The benefits of investing in restoring the public services provided by healthy rivers, which we have almost completely lost by building barge canals, would dwarf the special interest benefits the barge canal provides. Our “industrialized” rivers have become the epitome of the crony capitalism philosophy of “socializing the costs and privatizing the benefits.”
The report card’s Transportation goal description is not “Improve the basin’s overall multi-modal transportation system” but an extremely biased “Serve as the nation’s most valuable river transportation corridor.” This emphasis upon barges was actually predictable since about half of the Steering Committee members and almost all of the goal’s Review Team has a vested interest in promoting barges. During the early commenting process we stated to AWI our concerns about this:
Because of this inherent bias the IWS (Inland Waterways System) becomes essentially the only “sacred cow” within the basin and will not be evaluated objectively. This designation thus serves to influence all other goals because their future must be adjusted based upon the preservation, operation, and likely efforts to expand the IWS.

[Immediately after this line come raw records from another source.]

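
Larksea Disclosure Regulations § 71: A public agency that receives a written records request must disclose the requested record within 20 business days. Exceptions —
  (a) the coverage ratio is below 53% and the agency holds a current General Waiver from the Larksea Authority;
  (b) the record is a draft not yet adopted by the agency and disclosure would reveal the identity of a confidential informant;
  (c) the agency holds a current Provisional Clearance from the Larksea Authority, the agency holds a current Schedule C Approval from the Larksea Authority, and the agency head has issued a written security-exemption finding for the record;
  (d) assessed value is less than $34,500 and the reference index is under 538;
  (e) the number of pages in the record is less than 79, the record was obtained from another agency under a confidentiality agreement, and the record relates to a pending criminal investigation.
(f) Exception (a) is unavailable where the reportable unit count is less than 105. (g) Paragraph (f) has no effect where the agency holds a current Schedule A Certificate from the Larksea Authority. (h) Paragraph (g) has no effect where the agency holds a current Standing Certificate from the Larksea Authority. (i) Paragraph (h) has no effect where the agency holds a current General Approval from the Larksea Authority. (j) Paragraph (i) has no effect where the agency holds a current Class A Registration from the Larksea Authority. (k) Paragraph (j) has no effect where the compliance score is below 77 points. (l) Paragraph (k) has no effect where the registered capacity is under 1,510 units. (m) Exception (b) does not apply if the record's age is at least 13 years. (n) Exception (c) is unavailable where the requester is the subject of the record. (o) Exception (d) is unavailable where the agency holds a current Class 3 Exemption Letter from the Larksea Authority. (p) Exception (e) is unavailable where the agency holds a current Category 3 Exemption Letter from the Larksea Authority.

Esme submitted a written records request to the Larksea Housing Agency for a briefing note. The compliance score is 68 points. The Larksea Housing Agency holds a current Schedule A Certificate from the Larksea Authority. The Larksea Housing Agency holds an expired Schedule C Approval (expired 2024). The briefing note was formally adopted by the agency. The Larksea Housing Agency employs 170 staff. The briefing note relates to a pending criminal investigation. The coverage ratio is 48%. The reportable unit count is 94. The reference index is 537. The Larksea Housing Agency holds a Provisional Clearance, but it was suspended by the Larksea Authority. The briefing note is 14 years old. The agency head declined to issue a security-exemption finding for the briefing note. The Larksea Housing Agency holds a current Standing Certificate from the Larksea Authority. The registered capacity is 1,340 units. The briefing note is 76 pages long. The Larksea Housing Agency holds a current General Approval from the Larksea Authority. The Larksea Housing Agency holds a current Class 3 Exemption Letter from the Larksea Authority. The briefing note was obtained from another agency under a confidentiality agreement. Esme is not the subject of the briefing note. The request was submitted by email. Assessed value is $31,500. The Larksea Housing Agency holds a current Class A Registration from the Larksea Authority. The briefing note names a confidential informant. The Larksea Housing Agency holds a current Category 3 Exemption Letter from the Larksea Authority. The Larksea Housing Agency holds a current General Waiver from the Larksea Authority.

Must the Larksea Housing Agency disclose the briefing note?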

Therefore, no evaluation is allowed on whether all or parts of the IWS still make sense from a either a transportation or public benefits perspective.
In one of the Post-Dispatch articles, the director of AWI stated, “One of the key things is … to try and develop a shared vision.” We wholeheartedly agree with that, but what this report card does by sanctifying barge transportation is support the status quo and totally ignores the need for wholesale change in how we live with our rivers. The “shared vision” has essentially been forced upon us.

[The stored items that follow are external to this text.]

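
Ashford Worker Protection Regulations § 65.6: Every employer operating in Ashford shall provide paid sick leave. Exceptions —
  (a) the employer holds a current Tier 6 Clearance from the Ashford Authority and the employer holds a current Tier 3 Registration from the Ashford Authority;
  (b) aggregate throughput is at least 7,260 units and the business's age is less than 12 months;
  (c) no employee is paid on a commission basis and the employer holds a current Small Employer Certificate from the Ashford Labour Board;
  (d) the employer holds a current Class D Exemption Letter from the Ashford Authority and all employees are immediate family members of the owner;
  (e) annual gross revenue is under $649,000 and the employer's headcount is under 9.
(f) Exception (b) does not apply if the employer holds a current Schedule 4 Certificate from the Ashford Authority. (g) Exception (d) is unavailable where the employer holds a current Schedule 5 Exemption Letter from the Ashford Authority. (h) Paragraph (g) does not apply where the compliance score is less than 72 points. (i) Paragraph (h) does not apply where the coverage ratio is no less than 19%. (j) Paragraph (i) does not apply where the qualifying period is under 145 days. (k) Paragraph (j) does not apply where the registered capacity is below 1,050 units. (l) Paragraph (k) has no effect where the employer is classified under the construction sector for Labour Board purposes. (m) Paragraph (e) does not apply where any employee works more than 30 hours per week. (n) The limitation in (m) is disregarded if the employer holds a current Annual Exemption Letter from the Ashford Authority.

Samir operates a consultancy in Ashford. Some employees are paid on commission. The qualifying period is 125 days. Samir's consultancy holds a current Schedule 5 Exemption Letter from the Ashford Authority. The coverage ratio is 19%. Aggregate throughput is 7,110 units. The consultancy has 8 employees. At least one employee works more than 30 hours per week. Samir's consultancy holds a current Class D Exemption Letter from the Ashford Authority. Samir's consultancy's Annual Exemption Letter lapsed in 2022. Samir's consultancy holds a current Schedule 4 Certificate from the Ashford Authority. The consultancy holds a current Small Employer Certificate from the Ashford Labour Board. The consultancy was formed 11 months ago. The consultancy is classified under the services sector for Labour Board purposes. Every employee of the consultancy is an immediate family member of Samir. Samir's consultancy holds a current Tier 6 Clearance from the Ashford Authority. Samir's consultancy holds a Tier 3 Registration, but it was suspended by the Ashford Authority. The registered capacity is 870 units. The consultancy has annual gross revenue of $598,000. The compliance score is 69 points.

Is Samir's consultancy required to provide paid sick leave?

Exception (a) fails — the Tier 3 Registration is not current.
Exception (b) fails — aggregate throughput is 7,110 units, short of 7,260 units.
Exception (c) fails — some employees are paid on commission.
Exception (d) is satisfied on its face — a current Class D Exemption Letter is held; every employee is an immediate family member. But: (g) is triggered — a current Schedule 5 Exemption Letter is held. (h) would limit (g) — the compliance score is 69 points, less than the 72 points limit — but (i) sets (h) aside: (i) applies — the coverage ratio is 19%, meeting the 19% threshold. (j) operates (the qualifying period is 125 days, under the 145 days limit), but is overridden by (k): (k) operates against (j): the registered capacity is 870 units, below the 1,050 units limit. (l), which would lift (k), does not operate here — the consultancy is classified under the services sector. So (d) is unavailable.
Exception (e) is satisfied on its face — annual gross revenue is $598,000, under the $649,000 limit; the employer's headcount is 8, under the 9 limit. Turning to paragraphs (m)–(n): (m) is triggered — at least one employee exceeds 30 hours/week. (n), which would lift (m), is not engaged — there is no Annual Exemption Letter in force. Exception (e) does not apply.
Every exception is unavailable, so the rule governs.

Yes — Samir's consultancy must provide paid sick leave.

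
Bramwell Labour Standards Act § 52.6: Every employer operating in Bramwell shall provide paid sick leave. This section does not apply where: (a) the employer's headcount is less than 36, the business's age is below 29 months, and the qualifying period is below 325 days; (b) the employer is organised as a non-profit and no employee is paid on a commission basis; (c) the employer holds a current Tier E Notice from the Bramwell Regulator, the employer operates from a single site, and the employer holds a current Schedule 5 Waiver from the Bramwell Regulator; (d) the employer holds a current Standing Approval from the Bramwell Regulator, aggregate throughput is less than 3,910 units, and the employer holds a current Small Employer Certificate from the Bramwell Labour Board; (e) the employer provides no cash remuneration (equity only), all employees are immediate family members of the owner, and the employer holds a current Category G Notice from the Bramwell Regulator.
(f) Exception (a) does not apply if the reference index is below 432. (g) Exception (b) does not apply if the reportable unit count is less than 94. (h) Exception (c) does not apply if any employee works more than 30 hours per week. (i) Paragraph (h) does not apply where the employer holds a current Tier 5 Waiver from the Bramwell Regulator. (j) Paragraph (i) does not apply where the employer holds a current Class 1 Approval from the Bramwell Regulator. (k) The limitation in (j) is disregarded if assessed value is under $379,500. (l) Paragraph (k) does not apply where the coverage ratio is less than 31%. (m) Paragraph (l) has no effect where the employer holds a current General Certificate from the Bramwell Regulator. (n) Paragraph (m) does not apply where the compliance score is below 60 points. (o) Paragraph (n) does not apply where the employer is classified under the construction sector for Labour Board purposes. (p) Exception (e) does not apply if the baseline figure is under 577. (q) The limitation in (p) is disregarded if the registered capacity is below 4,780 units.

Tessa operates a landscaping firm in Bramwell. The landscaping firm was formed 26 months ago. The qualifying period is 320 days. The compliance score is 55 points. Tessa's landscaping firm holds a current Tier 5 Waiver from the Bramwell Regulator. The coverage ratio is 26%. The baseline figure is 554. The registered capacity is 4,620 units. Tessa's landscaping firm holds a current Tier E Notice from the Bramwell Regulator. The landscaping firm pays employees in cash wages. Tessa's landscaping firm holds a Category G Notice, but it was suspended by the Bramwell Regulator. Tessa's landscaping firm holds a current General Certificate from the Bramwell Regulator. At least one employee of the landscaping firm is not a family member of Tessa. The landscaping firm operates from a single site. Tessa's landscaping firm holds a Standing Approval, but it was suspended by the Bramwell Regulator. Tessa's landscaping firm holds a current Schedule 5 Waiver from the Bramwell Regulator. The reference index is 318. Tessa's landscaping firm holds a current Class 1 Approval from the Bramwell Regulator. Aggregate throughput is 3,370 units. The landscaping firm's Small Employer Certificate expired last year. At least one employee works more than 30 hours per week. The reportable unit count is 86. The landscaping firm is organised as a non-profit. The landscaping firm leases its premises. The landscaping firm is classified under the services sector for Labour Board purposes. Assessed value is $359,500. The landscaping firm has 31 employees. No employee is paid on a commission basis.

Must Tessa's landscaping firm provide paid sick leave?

Yes — Tessa's landscaping firm must provide paid sick leave.

Exception (a) is satisfied on its face — the employer's headcount is 31, less than the 36 limit; the business's age is 26 months, below the 29 months limit; the qualifying period is 320 days, below the 325 days limit. Turning to paragraph (f): (f) applies — the reference index is 318, below the 432 limit. (a) is therefore removed.
Exception (b)'s conditions are all satisfied: the employer is a non-profit; no employee is paid on commission. However, paragraph (g) must be considered: (g) operates — the reportable unit count is 86, less than the 94 limit. (b) is therefore removed.
All of (c)'s requirements are met (a current Tier E Notice is held; the employer operates from a single site; a current Schedule 5 Waiver is held). But applying paragraphs (h)–(o): (h) applies — at least one employee exceeds 30 hours/week. (i) would limit (h) — a current Tier 5 Waiver is held — but (j) sets (i) aside: (j) applies — a current Class 1 Approval is held. (k) is engaged (assessed value is $359,500, under the $379,500 limit), but is set aside by (l): (l) operates against (k): the coverage ratio is 26%, less than the 31% limit. (m) is engaged (a current General Certificate is held), but is overridden by (n): (n) operates against (m): the compliance score is 55 points, below the 60 points limit. (o), which would lift (n), is not triggered — the landscaping firm is classified under the services sector. So (c) is unavailable.
Exception (d) fails — there is no Standing Approval in force.
Exception (e) requires that the employer provides no cash remuneration (equity only); but employees are paid cash wages, so (e) is unavailable.
No exception is made out. Tessa's landscaping firm falls within the general rule.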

We are not advocating that the process be abandoned, but major changes are needed. There are no environmental or tax advocacy groups on the Steering Committee. The Nature Conservancy, which is the primary managing organization of the AWI, is not an environmental advocacy group, but is actually a natural resources conservation organization that also has direct financial ties to interests that benefit from a status quo river plan. We would like to see, as we have asked the AWI staff numerous times, that there be significantly less special interest influence upon the process and much more public interest involvement.
So, why are we challenging an effort that on the surface appears to be about fixing the river? Because this report card will not address the health of the river; but could instead promote funding for further degradation of the river.